If anything, though, rather than restoring bilateral relations between the two nuclear powers, Trump’s landmark meeting with Putin has unleashed even more Russophobia and recriminations in the US.
The US media and Washington establishment lost no time to jump on Trump for his apparent overtures to Putin. Trump was accused of being played by Putin and even betraying American interests. Former Pentagon chief Ashton Carter said Trump’s discussions in Hamburg were tantamount to chatting with “a burglar who had robbed your house.”
The New York Times, Washington Post and CNN, among others, have been running stories, variously, on claims that Trump’s eldest son, Donald Jr, has been outed for allegedly colluding with Kremlin figures, that Russian hackers have supposedly targeted American nuclear power plants, and the Kremlin has, again allegedly, been covertly sponsoring environmental activists to undermine US oil and gas fracking industries. All this in the space of a week since Trump met with Putin.
No wonder Trump has quickly backtracked on his earlier seeming rapport with Putin. He has, for example, disavowed reports of being willing to work with Russia on cyber security after coming under fire from hawkish Congress figures and pundits.
This week, too, the US is leading the biggest-ever war maneuvers conducted by the 29-member NATO military alliance in the Black Sea. Two separate war games are being carried out on Russia’s southern flank: Saber Guardian, centered around Bulgaria, and Sea Breeze, off Crimea, involving a total of 30,000 NATO troops, as well as missile destroyers, fighter jets, and amphibious Marines forces. The US Army said it showcases “the ability to mass forces at any given time anywhere in Europe.”
Granted, Russia and China are also conducting joint naval exercises this month in the Baltic region. But there’s an important distinction. The Baltic Sea is integral to Russian security territory. By contrast, what the Black Sea has got to do with American, British, Canadian, Norwegian, French, German troops, and so on, is only because NATO has provocatively expanded its reach to set up on Russia’s borders. The two events are not comparable.
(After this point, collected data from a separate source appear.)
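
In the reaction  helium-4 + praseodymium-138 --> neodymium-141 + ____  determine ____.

Conserve mass number: 4 + 138 = 141 + A, so A = 1.
Conserve atomic number: 2 + 59 = 60 + Z, so Z = 1.
A = 1 and Z = 1 is hydrogen-1 — a proton.

proton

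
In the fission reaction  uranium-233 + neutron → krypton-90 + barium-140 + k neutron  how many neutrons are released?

Conserve mass number: 234 = 90 + 140 + k, so k = 234 − 230 = 4.
Check atomic number: 92 = 36 + 56 + 0 = 92. ✓

4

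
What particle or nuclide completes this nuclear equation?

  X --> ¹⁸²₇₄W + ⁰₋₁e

Conserve mass number: A = 182 + 0, so A = 182.
Conserve atomic number: Z = 74 − 1, so Z = 73.
Z = 73 is tantalum, so the species is ¹⁸²₇₃Ta.

Ta-182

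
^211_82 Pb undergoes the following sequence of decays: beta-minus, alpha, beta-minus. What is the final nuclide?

Start: (A, Z) = (211, 82).
After β⁻: (211, 83).
After α: (207, 81).
After β⁻: (207, 82).
Z = 82 is lead.

Pb-207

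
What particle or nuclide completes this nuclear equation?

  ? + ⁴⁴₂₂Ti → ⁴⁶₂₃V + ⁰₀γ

deuteron

Conserve mass number: A + 44 = 46 + 0, so A = 2.
Conserve atomic number: Z + 22 = 23 + 0, so Z = 1.
A = 2 and Z = 1 is ²₁H — a deuteron.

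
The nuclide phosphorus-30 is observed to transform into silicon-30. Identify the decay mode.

beta-plus decay or electron capture

ΔA = 30 − 30 = 0; ΔZ = 14 − 15 = -1.
A is unchanged and Z drops by 1 — a proton has become a neutron (β⁺ emission or electron capture).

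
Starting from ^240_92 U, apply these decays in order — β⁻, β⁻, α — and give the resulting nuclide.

Start: (A, Z) = (240, 92).
After β⁻: (240, 93).
After β⁻: (240, 94).
After α: (236, 92).
Z = 92 is uranium.

U-236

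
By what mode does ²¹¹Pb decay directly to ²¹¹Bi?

beta-minus decay

ΔA = 211 − 211 = 0; ΔZ = 83 − 82 = +1.
A is unchanged and Z rises by 1 — a neutron has become a proton (β⁻ decay).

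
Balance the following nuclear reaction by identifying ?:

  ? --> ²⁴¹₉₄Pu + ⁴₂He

Cm-245

Conserve mass number: A = 241 + 4, so A = 245.
Conserve atomic number: Z = 94 + 2, so Z = 96.
Z = 96 is curium, so the species is ²⁴⁵₉₆Cm.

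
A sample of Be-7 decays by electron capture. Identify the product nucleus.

Electron capture: mass number changes by +0, atomic number by -1.
A: 7 = 7; Z: 4 − 1 = 3.
Z = 3 is lithium, so the daughter is Li-7.

Li-7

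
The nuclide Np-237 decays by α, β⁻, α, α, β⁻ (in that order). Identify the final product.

Ac-225

Start: (A, Z) = (237, 93).
After α: (233, 91).
After β⁻: (233, 92).
After α: (229, 90).
After α: (225, 88).
After β⁻: (225, 89).
Z = 89 is actinium.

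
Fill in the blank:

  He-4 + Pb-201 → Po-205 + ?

Conserve mass number: 4 + 201 = 205 + A, so A = 0.
Conserve atomic number: 2 + 82 = 84 + Z, so Z = 0.
A = 0 and Z = 0 is γ — a gamma ray.

gamma ray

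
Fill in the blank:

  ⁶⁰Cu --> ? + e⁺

Ni-60

Conserve mass number: 60 = A + 0, so A = 60.
Conserve atomic number: 29 = Z + 1, so Z = 28.
Z = 28 is nickel, so the species is ⁶⁰Ni.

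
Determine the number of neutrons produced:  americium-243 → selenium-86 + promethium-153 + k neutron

Conserve mass number: 243 = 86 + 153 + k, so k = 243 − 239 = 4.
Check atomic number: 95 = 34 + 61 + 0 = 95. ✓

4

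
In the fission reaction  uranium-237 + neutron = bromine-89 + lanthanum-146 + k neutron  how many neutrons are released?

3

Conserve mass number: 238 = 89 + 146 + k, so k = 238 − 235 = 3.
Check atomic number: 92 = 35 + 57 + 0 = 92. ✓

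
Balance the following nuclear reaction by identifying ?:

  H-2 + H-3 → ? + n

He-4

Conserve mass number: 2 + 3 = A + 1, so A = 4.
Conserve atomic number: 1 + 1 = Z + 0, so Z = 2.
A = 4 and Z = 2 is He-4 — an alpha particle.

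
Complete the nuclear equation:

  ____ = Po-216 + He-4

Conserve mass number: A = 216 + 4, so A = 220.
Conserve atomic number: Z = 84 + 2, so Z = 86.
Z = 86 is radon, so the species is Rn-220.

Rn-220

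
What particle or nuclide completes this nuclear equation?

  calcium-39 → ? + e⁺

K-39

Conserve mass number: 39 = A + 0, so A = 39.
Conserve atomic number: 20 = Z + 1, so Z = 19.
Z = 19 is potassium, so the species is potassium-39.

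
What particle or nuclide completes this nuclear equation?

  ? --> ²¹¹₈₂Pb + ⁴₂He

Conserve mass number: A = 211 + 4, so A = 215.
Conserve atomic number: Z = 82 + 2, so Z = 84.
Z = 84 is polonium, so the species is ²¹⁵₈₄Po.

Po-215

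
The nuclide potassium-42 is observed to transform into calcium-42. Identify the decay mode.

ΔA = 42 − 42 = 0; ΔZ = 20 − 19 = +1.
A is unchanged and Z rises by 1 — a neutron has become a proton (β⁻ decay).

beta-minus decay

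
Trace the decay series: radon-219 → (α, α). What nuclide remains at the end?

Pb-211

Start: (A, Z) = (219, 86).
After α: (215, 84).
After α: (211, 82).
Z = 82 is lead.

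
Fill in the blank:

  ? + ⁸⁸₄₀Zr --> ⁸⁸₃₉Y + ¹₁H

Conserve mass number: A + 88 = 88 + 1, so A = 1.
Conserve atomic number: Z + 40 = 39 + 1, so Z = 0.
A = 1 and Z = 0 is ¹₀n — a neutron.

neutron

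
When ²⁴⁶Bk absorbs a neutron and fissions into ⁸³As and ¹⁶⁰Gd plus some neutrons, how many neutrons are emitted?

Conserve mass number: 247 = 83 + 160 + k, so k = 247 − 243 = 4.
Check atomic number: 97 = 33 + 64 + 0 = 97. ✓

4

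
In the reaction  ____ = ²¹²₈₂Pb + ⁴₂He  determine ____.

Conserve mass number: A = 212 + 4, so A = 216.
Conserve atomic number: Z = 82 + 2, so Z = 84.
Z = 84 is polonium, so the species is ²¹⁶₈₄Po.

Po-216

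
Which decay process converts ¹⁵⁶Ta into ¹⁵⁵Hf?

proton emission

ΔA = 155 − 156 = -1; ΔZ = 72 − 73 = -1.
A drops by 1 and Z drops by 1 — a proton was emitted.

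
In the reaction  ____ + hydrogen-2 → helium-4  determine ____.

Conserve mass number: A + 2 = 4, so A = 2.
Conserve atomic number: Z + 1 = 2, so Z = 1.
A = 2 and Z = 1 is hydrogen-2 — a deuteron.

deuteron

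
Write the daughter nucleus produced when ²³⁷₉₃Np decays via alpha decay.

Pa-233

Alpha decay: mass number changes by -4, atomic number by -2.
A: 237 − 4 = 233; Z: 93 − 2 = 91.
Z = 91 is protactinium, so the daughter is ²³³₉₁Pa.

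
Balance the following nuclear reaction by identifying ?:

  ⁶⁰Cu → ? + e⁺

Ni-60

Conserve mass number: 60 = A + 0, so A = 60.
Conserve atomic number: 29 = Z + 1, so Z = 28.
Z = 28 is nickel, so the species is ⁶⁰Ni.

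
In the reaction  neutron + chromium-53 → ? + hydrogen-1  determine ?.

Conserve mass number: 1 + 53 = A + 1, so A = 53.
Conserve atomic number: 0 + 24 = Z + 1, so Z = 23.
Z = 23 is vanadium, so the species is vanadium-53.

V-53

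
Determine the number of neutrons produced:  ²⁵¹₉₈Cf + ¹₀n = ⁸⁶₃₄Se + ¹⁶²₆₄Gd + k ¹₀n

4

Conserve mass number: 252 = 86 + 162 + k, so k = 252 − 248 = 4.
Check atomic number: 98 = 34 + 64 + 0 = 98. ✓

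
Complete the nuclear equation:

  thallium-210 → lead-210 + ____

Conserve mass number: 210 = 210 + A, so A = 0.
Conserve atomic number: 81 = 82 + Z, so Z = -1.
A = 0 and Z = -1 is e⁻ — a beta-minus particle.

beta-minus particle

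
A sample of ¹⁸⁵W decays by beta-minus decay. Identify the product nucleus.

Beta-minus decay: mass number changes by +0, atomic number by +1.
A: 185 = 185; Z: 74 + 1 = 75.
Z = 75 is rhenium, so the daughter is ¹⁸⁵Re.

Re-185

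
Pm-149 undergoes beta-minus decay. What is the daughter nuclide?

Beta-minus decay: mass number changes by +0, atomic number by +1.
A: 149 = 149; Z: 61 + 1 = 62.
Z = 62 is samarium, so the daughter is Sm-149.

Sm-149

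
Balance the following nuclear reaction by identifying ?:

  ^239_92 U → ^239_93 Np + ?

Conserve mass number: 239 = 239 + A, so A = 0.
Conserve atomic number: 92 = 93 + Z, so Z = -1.
A = 0 and Z = -1 is ^0_-1 e — a beta-minus particle.

beta-minus particle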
Moreover, NATO war games in the Black Sea this week are a culmination of months of military build up by the alliance in that region. In February, Russia’s President Putin warned the escalation was “provoking a conflict.” That NATO escalation continues apace, with apparent indifference to Russia’s grievances.
This bigger picture of relentless Russophobia, gratuitous anti-Russian propaganda in the US media, and the ongoing reckless goading by NATO forces on Russia’s borders is an appropriate perspective with which to assess the significance of Trump’s meeting with Putin last weekend.
Yes, indeed, it was good to see Trump having enough independence of mind and personal decorum to greet Putin with respect.
But the fact remains: while Trump talked, the Pentagon balked. And not just the Pentagon. Virtually, the whole US political and media establishment.
Ominously, the American political system and its military machine seem to operate on only one gear: onward with Russophobia and aggression.